A review by jackiehorne
You Were Here by Cory McCarthy

4.0

Four years after the accidental death of daredevil Jake Strangelove on the night of his high school graduation, two teens are still reeling from the trauma: Jake's sister, Jaycee, who has become a razor-tongued loner, and Jaycee's former best friend, uptight control freak Natalie. On each anniversary of her brother's death, Jaycee revisits "The Ridges," a former TB asylum now abandoned building where Jake liked to hang. Jake's former friend, mysterious selective-mute Mik, joins her. But this year, Natalie, her on-again/off-again boyfriend Zach, and Zach's friend Bishop, worried about Jaycee, follow.

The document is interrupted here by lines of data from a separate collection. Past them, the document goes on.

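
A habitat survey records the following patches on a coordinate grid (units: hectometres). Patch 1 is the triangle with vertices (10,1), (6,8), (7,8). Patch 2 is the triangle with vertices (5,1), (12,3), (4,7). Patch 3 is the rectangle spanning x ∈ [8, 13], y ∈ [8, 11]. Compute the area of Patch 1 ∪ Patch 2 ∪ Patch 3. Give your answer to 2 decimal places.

39.47

By inclusion–exclusion:
Individual areas: |Patch 1| = 3.5, |Patch 2| = 22, |Patch 3| = 15.
|Patch 1∩Patch 2| = 1.0338.
|Patch 1∩Patch 3| = 0.
|Patch 2∩Patch 3| = 0.
|Patch 1∩Patch 2∩Patch 3| = 0.
|Patch 1 ∪ Patch 2 ∪ Patch 3| = 40.5 − 1.0338 + 0 = 39.47.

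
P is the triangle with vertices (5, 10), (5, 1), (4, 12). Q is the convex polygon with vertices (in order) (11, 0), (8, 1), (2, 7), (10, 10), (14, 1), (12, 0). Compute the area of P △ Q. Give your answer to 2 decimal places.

64.44

|P| = 4.5, |Q| = 63.5, |P∩Q| = 1.7815.
|P △ Q| = |P| + |Q| − 2·|P∩Q| = 4.5 + 63.5 − 3.5629 = 64.44.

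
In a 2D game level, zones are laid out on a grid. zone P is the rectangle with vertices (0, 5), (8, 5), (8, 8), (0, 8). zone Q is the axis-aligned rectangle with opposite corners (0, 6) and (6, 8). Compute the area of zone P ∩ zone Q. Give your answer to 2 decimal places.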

The narrative gives us all five characters povs: Jaycee's in the first person; Natalie and Zach's in the third; Mik's via brief graphic novel panels; and Bishop's via the graffiti art he creates during each of the group's trips to revisit different abandoned buildings/sites which Jake had explored. Bishop's was the only one which felt underdeveloped, largely because his trauma was not about Jake, but about a girl who dumped him.

Loved how the stereotypes each of the characters seemingly embodied gradually unfold to reveal nuanced, individual people, all dealing with multiple traumas (with big and little "t"s) in very different, often incompatible ways.